Nommée à la direction de l’Europe Francophone, Joëlle Pacteau reçoit la mission de développer et moderniser les activités de Private Banking tout en capitalisant sur le savoir-faire et l’excellence de la Maison qui fête ses 222 ans cette année.

Décideurs. Dans quel contexte s’inscrit votre nomination ?

J. Pacteau. Notre Maison, Lombard Odier, a ouvert le bureau en France il y a dix-sept ans, une présence assez ancienne pour une banque privée suisse. Nous avons également des bureaux en Belgique et au Luxembourg et, pour servir des clients francophones au UK, une équipe dédiée basée à Londres. En fait, si notre présence est visible dans le monde entier, notre Maison a toutefois une stratégie assumée : définir des marchés privilégiés qui sont ceux où l’on peut apporter quelque chose de significatif à nos clients et donc où nous allons, en priorité, investir et recruter pour nous développer. Tous les pays francophones européens sont stratégiques et ce pour plusieurs raisons.

 Tout d’abord, en France comme en Belgique, on assiste à la phase de transmissions des entreprises des baby-boomers. Lorsqu’on évalue les flux qui vont être ainsi créés, on s’aperçoit qu’ils sont très significatifs et pourraient générer pour les banques privées une croissance importante d’actifs à gérer et à transmettre. D’autre part, l’essort de la technologie et du digital multiplie la création de start up, dont certaines sont recherchées par des investisseurs à de magniques valorisations. La France en particulier, la Belgique également, bénéficient de cet écosystème. Là encore, la banque privée est appelée à jouer un rôle.

L’organisation, mise en place depuis trois ans pour l’Europe Francophone Internationale, grâce à l’ajout de compétences et d’excellences, est indispensable pour répondre aux besoins de cette nouvelle clientèle HNWI. Nous sommes convaincus qu’une vision commune pour l’ensemble de ces marchés, qui vivent une même évolution et présentent des synergies, est cruciale pour nos clients de plus en plus mobiles et internationaux.


Comment percevez-vous le marché de la banque privée aujourd’hui en France ?

De nombreuses tendances fortes émergent. C’est un environnement totalement nouveau pour la banque privée. D’une part la digitalisation est devenue un mot d’ordre dans les services rendus aux clients et les attentes des prospects, que ce soit pour le management d’actifs, le reporting ou la communication. D’autre part, on voit grandir l’appétit pour le Private Equity et les actifs réels. La réalité est simple et presque triviale : si l’on souhaite aujourd’hui placer de l’argent afin de réaliser des performances financières, il y a de moins en moins d’options. Des pans entiers d’actifs sont « relégués » dans notre contexte actuel -et durable- de taux d’intérêts faibles.

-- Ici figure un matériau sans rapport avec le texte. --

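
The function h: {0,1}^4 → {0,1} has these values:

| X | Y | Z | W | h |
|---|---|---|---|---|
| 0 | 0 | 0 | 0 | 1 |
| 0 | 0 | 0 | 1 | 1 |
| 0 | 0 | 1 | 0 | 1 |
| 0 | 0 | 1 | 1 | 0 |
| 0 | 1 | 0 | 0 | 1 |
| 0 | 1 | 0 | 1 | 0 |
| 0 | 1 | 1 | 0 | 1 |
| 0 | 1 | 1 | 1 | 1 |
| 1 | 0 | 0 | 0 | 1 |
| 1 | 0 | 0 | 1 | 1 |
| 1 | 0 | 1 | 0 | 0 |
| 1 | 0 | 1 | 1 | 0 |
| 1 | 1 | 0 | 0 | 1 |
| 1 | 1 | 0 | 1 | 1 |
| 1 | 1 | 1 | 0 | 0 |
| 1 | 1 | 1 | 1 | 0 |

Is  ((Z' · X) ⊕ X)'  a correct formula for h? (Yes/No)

Test each input against both h and the formula:
  X=0, Y=0, Z=0, W=0: formula gives 1, h = 1 ✓
  X=0, Y=0, Z=0, W=1: formula gives 1, h = 1 ✓
  X=0, Y=0, Z=1, W=0: formula gives 1, h = 1 ✓
  X=0, Y=0, Z=1, W=1: formula gives 1, but h = 0 ✗
Row (0,0,1,1) is a counterexample, so the formula is not equivalent to h.

No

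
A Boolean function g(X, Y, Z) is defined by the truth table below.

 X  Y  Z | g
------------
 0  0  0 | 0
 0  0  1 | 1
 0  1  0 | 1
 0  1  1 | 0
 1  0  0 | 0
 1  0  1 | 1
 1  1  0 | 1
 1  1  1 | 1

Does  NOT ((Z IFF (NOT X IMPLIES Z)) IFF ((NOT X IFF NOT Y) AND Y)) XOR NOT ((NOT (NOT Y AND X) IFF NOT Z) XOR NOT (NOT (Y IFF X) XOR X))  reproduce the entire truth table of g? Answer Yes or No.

Test each input against both g and the formula:
  X=0, Y=0, Z=0: formula gives 0, g = 0 ✓
  X=0, Y=0, Z=1: formula gives 1, g = 1 ✓
  X=0, Y=1, Z=0: formula gives 1, g = 1 ✓
  X=0, Y=1, Z=1: formula gives 0, g = 0 ✓
  X=1, Y=0, Z=0: formula gives 0, g = 0 ✓
  X=1, Y=0, Z=1: formula gives 0, but g = 1 ✗
Row (1,0,1) is a counterexample, so the formula is not equivalent to g.

No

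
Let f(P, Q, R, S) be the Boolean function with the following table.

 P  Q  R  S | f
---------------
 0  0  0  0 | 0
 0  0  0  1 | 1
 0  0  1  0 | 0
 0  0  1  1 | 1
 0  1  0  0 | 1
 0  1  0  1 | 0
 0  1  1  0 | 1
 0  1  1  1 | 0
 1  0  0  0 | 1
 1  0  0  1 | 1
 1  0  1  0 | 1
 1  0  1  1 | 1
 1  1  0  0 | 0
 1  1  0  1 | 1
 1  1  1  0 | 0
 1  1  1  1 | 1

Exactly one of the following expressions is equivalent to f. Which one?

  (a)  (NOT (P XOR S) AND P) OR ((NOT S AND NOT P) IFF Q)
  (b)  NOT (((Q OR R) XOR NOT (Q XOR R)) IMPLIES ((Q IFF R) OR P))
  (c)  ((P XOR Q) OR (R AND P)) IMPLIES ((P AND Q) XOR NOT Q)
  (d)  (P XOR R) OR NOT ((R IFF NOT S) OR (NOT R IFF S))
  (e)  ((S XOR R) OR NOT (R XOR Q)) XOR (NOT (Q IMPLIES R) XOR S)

a

(b) fails at (0,0,0,1): the formula yields 0, f is 1.
(c) fails at (0,0,0,0): the formula yields 1, f is 0.
(d) fails at (0,0,0,0): the formula yields 1, f is 0.
(e) fails at (0,0,0,0): the formula yields 1, f is 0.
That leaves (a). Evaluating it on every row reproduces the table of f exactly.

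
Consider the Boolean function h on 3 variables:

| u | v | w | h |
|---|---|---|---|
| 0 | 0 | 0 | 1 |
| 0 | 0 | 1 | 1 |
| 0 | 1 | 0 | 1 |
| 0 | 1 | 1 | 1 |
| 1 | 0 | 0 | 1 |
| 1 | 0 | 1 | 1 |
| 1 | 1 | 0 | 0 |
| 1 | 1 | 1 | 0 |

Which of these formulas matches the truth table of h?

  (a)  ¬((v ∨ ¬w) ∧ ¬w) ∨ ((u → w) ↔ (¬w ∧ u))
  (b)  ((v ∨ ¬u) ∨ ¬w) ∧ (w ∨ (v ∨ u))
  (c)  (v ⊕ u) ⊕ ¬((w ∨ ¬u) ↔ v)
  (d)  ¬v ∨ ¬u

(a): at (0,0,0) it gives 0, but h = 1 — eliminated.
(b): at (0,0,0) it gives 0, but h = 1 — eliminated.
(c): at (1,0,1) it gives 0, but h = 1 — eliminated.
Only (d) survives; checking it on all 8 rows confirms it matches h.

d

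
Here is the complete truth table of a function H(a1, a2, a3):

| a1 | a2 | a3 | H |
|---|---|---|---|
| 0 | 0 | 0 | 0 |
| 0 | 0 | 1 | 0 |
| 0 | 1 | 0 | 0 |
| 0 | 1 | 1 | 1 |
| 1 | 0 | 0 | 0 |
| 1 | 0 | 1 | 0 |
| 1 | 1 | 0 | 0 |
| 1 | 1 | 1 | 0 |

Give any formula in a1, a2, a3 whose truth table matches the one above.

H is 1 on exactly one input, (0,1,1), whose minterm is ¬a1·a2·a3. So H is just that conjunction.

H(a1, a2, a3) = (NOT a1 AND a2) AND a3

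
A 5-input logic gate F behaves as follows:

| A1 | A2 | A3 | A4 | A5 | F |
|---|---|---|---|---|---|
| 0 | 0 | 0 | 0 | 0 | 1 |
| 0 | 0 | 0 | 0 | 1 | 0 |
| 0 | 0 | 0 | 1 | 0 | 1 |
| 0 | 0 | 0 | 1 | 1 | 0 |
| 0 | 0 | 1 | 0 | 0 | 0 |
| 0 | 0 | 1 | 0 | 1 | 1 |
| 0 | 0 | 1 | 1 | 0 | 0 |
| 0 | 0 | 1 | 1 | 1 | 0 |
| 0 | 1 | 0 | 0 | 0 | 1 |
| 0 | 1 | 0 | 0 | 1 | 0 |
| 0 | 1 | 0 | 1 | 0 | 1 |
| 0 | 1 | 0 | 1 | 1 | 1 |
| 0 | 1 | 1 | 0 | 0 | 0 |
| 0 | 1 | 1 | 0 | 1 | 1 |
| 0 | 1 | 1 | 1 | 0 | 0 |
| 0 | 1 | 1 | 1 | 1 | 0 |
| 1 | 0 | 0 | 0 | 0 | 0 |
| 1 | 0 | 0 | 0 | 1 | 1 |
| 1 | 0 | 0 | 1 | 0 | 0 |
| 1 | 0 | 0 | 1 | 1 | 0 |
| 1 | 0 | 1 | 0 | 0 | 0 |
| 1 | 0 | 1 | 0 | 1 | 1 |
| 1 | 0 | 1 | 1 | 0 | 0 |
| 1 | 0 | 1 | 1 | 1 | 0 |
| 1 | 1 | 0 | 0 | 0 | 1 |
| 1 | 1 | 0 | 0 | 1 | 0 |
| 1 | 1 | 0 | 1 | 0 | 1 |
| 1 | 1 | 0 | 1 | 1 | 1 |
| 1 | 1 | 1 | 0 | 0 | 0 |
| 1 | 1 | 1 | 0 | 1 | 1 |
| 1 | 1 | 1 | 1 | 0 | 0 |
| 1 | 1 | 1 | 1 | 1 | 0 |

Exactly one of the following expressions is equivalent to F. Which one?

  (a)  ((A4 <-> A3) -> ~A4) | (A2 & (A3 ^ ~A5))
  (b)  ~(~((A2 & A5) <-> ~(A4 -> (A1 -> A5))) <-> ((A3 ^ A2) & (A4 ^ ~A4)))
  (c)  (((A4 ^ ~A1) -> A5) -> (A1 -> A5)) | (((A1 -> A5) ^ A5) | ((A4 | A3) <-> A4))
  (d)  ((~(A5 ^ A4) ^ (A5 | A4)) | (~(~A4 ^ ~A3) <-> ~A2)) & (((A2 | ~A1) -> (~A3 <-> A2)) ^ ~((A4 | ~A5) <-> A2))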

Dans le même temps, et presque à contre-marché, MIFID 2 induit un souci de sécurité renforcé pour le consommateur, avec en arrière-plan la crainte de voir surgir une crise financière grave. En plus de ces tendances qui se conjuguent pour modifier durablement l’environnement de la banque privée, nous accueillons maintenant de plus en plus de millenials. Dans les prochaines années, la richesse mondiale sera créée et détenue par les moins de vingt-cinq ans plus que jamais auparavant. Cette clientèle bouscule tous les codes traditionnels des banquiers privées. En effet, la plupart d’entre eux n’habitent pas forcément à Paris, ne sont pas propriétaires de leur logement, et n’ont pas de voiture. Ils ont fait fortune grâce à la vente de leur start up et cherchent à savoir comment réinvestir. Un portefeuille modèle ou une gestion discrétionnaire ne leur « parle » pas plus qu’une cravate ou une Mercedes. Le modèle classique de banque privée nest pas une évidence pour eux… Ces changements ne nous effraient pas. Notre philosophie a toujours été de repenser sans cesse le monde qui nous entoure et nous permet de nous adapter rapidement à tous les nouveaux besoins.

Quels sont les enjeux pour cette nouvelle typologie de clientèle ?

Essentiellement le Private Equity et les investissements durables et une gestion patrimoniale globale. Aucun de ces millenials ne veut, bien sûr, perdre l’argent qu’il a gagné, et ils ne se reconnaissent souvent pas -encore - dans un projet philanthropique. Cependant, cette génération se préoccupe de l’avenir du monde et ne veut en auncun cas le dégrader par ses choix de gestion d’actifs. D’où  l’intérêt porté à la finance responsable.
Cette priorité fait partie de l’ADN de Lombard Odier. Les Associés de notre Maison ont toujours porté une grande attention à l’investissement durable  et aux préoccupations sociétales. C’est un élément  distinctif pour lequel nous sommes reconnus. Il caractérise notre vision à long terme et fait le lien entre les générations, notamment dans le cadre d’un business familial.